Omicidio Apricena, Bordo: “Serve monitoraggio degli istituti di vigilanza”

Il deputato del Pd commenta così l’omicidio di Andrea Niro, il titolare della cooperativa “Il Falco” ucciso nel suo ufficio: “Rispetto delle norme relative all’esercizio dell’attività di vigilanza privata”

Nota - Questo comunicato è stato pubblicato integralmente come contributo esterno. Questo contenuto non è pertanto un articolo prodotto dalla redazione di FoggiaToday

L’omicidio di Apricena è particolarmente inquietante per le modalità con cui è stato compiuto e la professione svolta dalla vittima”. E’ l’opinione di Michele Bordo, deputato del PD e componente della Commissione bicamerale Antimafia, che annuncia la presentazione di un'interrogazione parlamentare al Ministro degli Interni "per chiedere, dopo quest'ultimo fatto di sangue accaduto ad Apricena, quali iniziative il Governo intenda assumere per assicurare un maggiore controllo del territorio e garantire l'ordine pubblico”. bordo_original

Che questa area del Paese sia tra le più complesse sotto il profilo criminale lo ha ribadito, appena qualche giorno fa, il sottosegretario all’Interno intervenendo a Cerignola – continua Bordo – ma chi rappresenta il Governo non può limitarsi ad esprimere preoccupazione: deve anche agire per assicurare un maggiore controllo delle aree più esposte al rischio dell'illegalità e della criminalità”.

Il caso specifico dell’omicidio di Apricena, “ripropone l’attualità di un più rigoroso rispetto delle norme relative all’esercizio dell’attività di vigilanza privata, innanzitutto a tutela di chi opera legalmente”. Solo nella cittadina garganica, negli ultimi mesi, sono state costituite 4 società e cooperative “a cui sono affidati patrimoni di grande valore.

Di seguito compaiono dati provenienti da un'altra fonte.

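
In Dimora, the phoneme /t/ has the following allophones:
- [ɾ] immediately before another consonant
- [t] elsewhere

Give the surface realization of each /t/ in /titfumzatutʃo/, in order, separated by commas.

Occurrence 1 (position 1): no conditioning environment matches → elsewhere allophone [t].
Occurrence 2 (position 3): immediately before another consonant → [ɾ].
Occurrence 3 (position 9): no conditioning environment matches → elsewhere allophone [t].
Occurrence 4 (position 11): immediately before another consonant → [ɾ].

[t], [ɾ], [t], [ɾ]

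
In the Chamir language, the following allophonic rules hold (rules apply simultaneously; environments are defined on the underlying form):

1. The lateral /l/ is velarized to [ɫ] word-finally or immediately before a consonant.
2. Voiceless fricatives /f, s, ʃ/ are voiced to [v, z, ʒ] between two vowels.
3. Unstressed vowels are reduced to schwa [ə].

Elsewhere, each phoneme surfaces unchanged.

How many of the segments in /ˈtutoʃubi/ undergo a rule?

4

Segments that undergo a rule: /o/ → [ə] (rule 3); /ʃ/ → [ʒ] (rule 2); /u/ → [ə] (rule 3); /i/ → [ə] (rule 3).
All other segments surface unchanged.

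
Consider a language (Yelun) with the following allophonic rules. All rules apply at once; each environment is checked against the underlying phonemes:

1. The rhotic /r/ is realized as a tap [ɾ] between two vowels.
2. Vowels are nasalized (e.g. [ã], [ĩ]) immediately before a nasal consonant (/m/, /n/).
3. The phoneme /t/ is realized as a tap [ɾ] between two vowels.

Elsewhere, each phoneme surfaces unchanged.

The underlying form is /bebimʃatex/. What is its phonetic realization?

/b/ stays [b].
/e/ — between /b/ and /b/; rule 2 does not apply here → [e].
/b/ stays [b].
Rule 2 applies to /i/ (between /b/ and /m/: before a nasal consonant) → [ĩ].
/m/ stays [m].
/ʃ/ (between /m/ and /a/) is unaffected → [ʃ].
/a/ (between /ʃ/ and /t/) fails the environment for rule 2, so it stays [a].
/t/ — between /a/ and /e/, between two vowels — surfaces as [ɾ] (rule 3).
/e/ (between /t/ and /x/) is in the target of rule 2 but the environment (before a nasal consonant) is not met → [e].
/x/ stays [x].

[bebĩmʃaɾex]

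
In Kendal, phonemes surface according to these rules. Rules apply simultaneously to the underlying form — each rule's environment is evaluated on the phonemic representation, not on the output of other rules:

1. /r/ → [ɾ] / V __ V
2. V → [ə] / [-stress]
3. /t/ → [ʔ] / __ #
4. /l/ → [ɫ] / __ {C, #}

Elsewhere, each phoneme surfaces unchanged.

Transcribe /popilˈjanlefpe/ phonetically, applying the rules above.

[pəpəɫˈjanləfpə]

/p/ (word-initial) is unaffected → [p].
/o/ (between /p/ and /p/): in an unstressed syllable, so rule 2 applies → [ə].
/p/ — not in any rule's target class → [p].
/i/ — between /p/ and /l/, in an unstressed syllable — surfaces as [ə] (rule 2).
/l/ (between /i/ and /j/): word-finally or immediately before a consonant, so rule 4 applies → [ɫ].
/j/ stays [j].
/a/ — between /j/ and /n/; rule 2 does not apply here → [a].
/n/ (between /a/ and /l/) is unaffected → [n].
/l/ (between /n/ and /e/): rule 4 targets it, but not word-finally or immediately before a consonant → unchanged [l].
/e/ (between /l/ and /f/) occurs in an unstressed syllable → [ə] by rule 2.
/f/ (between /e/ and /p/): no rule targets it → [f].
/p/ — not in any rule's target class → [p].
/e/ (word-final) occurs in an unstressed syllable → [ə] by rule 2.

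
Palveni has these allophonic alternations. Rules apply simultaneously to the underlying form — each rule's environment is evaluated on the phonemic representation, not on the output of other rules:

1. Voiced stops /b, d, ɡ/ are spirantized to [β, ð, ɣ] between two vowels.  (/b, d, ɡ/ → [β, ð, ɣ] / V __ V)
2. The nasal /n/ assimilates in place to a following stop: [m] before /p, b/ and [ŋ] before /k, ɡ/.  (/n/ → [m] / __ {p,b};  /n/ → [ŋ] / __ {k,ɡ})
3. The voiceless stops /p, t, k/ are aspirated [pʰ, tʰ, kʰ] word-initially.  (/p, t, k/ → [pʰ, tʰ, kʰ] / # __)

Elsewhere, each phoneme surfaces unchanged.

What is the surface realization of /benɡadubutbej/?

[beŋɡaðuβutbej]

/b/ — word-initial; rule 1 does not apply here → [b].
/e/ — not in any rule's target class → [e].
/n/ (between /e/ and /ɡ/) occurs before a labial or velar stop → [ŋ] by rule 2.
/ɡ/ — between /n/ and /a/; rule 1 does not apply here → [ɡ].
/a/ stays [a].
/d/ (between /a/ and /u/) occurs between two vowels → [ð] by rule 1.
/u/ stays [u].
Rule 1 applies to /b/ (between /u/ and /u/: between two vowels) → [β].
/u/ (between /b/ and /t/): no rule targets it → [u].
/t/ (between /u/ and /b/) is in the target of rule 3 but the environment (word-initially) is not met → [t].
/b/ (between /t/ and /e/): rule 1 targets it, but not between two vowels → unchanged [b].
/e/ (between /b/ and /j/) is unaffected → [e].
/j/ stays [j].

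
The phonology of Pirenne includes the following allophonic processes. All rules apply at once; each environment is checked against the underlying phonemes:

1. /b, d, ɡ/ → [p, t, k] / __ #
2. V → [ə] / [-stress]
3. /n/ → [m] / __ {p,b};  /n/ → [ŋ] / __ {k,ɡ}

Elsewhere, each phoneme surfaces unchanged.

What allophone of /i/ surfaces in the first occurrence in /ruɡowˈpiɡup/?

/i/ — between /p/ and /ɡ/; rule 2 does not apply here → [i].

[i]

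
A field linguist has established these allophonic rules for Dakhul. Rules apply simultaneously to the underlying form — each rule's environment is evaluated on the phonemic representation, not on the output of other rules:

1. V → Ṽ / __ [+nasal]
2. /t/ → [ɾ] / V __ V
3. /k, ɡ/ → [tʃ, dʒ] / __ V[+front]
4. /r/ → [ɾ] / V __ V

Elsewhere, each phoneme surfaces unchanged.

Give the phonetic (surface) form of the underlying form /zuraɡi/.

/u/ — between /z/ and /r/; rule 1 does not apply here → [u].
/r/ (between /u/ and /a/) occurs between two vowels → [ɾ] by rule 4.
/a/ (between /r/ and /ɡ/): rule 1 targets it, but not before a nasal consonant → unchanged [a].
/ɡ/ (between /a/ and /i/) occurs before a front vowel → [dʒ] by rule 3.
/i/ (word-final) is in the target of rule 1 but the environment (before a nasal consonant) is not met → [i].

[zuɾadʒi]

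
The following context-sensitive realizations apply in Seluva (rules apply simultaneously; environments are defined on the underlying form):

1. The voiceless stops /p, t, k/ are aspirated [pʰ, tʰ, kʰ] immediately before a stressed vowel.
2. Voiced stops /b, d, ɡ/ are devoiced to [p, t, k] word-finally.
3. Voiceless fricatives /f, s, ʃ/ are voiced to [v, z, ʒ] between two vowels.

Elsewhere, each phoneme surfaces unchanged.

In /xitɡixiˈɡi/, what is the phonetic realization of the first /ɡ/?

[ɡ]

/ɡ/ (between /t/ and /i/) is in the target of rule 2 but the environment (word-finally) is not met → [ɡ].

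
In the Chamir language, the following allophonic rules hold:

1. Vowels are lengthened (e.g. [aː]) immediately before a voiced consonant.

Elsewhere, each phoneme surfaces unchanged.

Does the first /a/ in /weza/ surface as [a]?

Yes

/a/ (word-final) fails the environment for rule 1, so it stays [a].
The actual realization is [a], which matches [a].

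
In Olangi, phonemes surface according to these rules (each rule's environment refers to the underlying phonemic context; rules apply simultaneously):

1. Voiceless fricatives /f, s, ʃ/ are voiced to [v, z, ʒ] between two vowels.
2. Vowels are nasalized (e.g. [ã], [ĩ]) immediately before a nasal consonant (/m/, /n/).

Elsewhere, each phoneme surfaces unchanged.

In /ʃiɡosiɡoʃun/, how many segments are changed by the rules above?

Segments that undergo a rule: /s/ → [z] (rule 1); /ʃ/ → [ʒ] (rule 1); /u/ → [ũ] (rule 2).
All other segments surface unchanged.

3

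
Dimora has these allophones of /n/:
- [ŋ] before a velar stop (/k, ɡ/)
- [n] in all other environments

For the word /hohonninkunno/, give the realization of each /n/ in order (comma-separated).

[n], [n], [ŋ], [n], [n]

Occurrence 1 (position 5): no conditioning environment matches → elsewhere allophone [n].
Occurrence 2 (position 6): no conditioning environment matches → elsewhere allophone [n].
Occurrence 3 (position 8): before a velar stop → [ŋ].
Occurrence 4 (position 11): no conditioning environment matches → elsewhere allophone [n].
Occurrence 5 (position 12): no conditioning environment matches → elsewhere allophone [n].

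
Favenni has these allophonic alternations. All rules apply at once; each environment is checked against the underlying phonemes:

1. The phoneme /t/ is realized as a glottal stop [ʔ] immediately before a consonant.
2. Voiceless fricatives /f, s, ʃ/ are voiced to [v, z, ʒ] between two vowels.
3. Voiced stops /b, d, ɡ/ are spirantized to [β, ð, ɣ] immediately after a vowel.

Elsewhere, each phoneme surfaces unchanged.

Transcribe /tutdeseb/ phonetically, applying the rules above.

/t/ (word-initial) is in the target of rule 1 but the environment (immediately before a consonant) is not met → [t].
/u/ (between /t/ and /t/): no rule targets it → [u].
/t/ meets the environment for rule 1 (immediately before a consonant) → [ʔ].
/d/ — between /t/ and /e/; rule 3 does not apply here → [d].
/e/ (between /d/ and /s/): no rule targets it → [e].
Rule 2 applies to /s/ (between /e/ and /e/: between two vowels) → [z].
/e/ (between /s/ and /b/): no rule targets it → [e].
/b/ (word-final): immediately after a vowel, so rule 3 applies → [β].

[tuʔdezeβ]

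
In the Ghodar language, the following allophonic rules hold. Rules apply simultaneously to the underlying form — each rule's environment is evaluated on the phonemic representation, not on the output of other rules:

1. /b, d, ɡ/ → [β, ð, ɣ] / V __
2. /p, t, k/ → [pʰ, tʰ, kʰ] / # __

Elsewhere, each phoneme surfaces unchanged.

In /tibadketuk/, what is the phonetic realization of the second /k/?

[k]

/k/ (word-final): rule 2 targets it, but not word-initially → unchanged [k].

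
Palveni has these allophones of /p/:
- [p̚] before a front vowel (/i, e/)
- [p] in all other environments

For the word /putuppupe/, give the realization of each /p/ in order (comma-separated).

Occurrence 1 (position 1): no conditioning environment matches → elsewhere allophone [p].
Occurrence 2 (position 5): no conditioning environment matches → elsewhere allophone [p].
Occurrence 3 (position 6): no conditioning environment matches → elsewhere allophone [p].
Occurrence 4 (position 8): before a front vowel (/i, e/) → [p̚].

[p], [p], [p], [p̚]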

Inoltre, a causa dei tagli ai finanziamenti delle forze dell’ordine, con sempre maggiore frequenza gli istituti di vigilanza sono direttamente coinvolti dagli Enti locali nelle attività di controllo del territorio”.
“In questo delicato momento è indispensabile mostrare, operativamente, sostegno alla comunità di Apricena ed a chi la rappresenta
– conclude Michele Bordo – mettendo a loro disposizione ogni risorsa utile ad evitare il propagarsi del virus dell’illegalità”.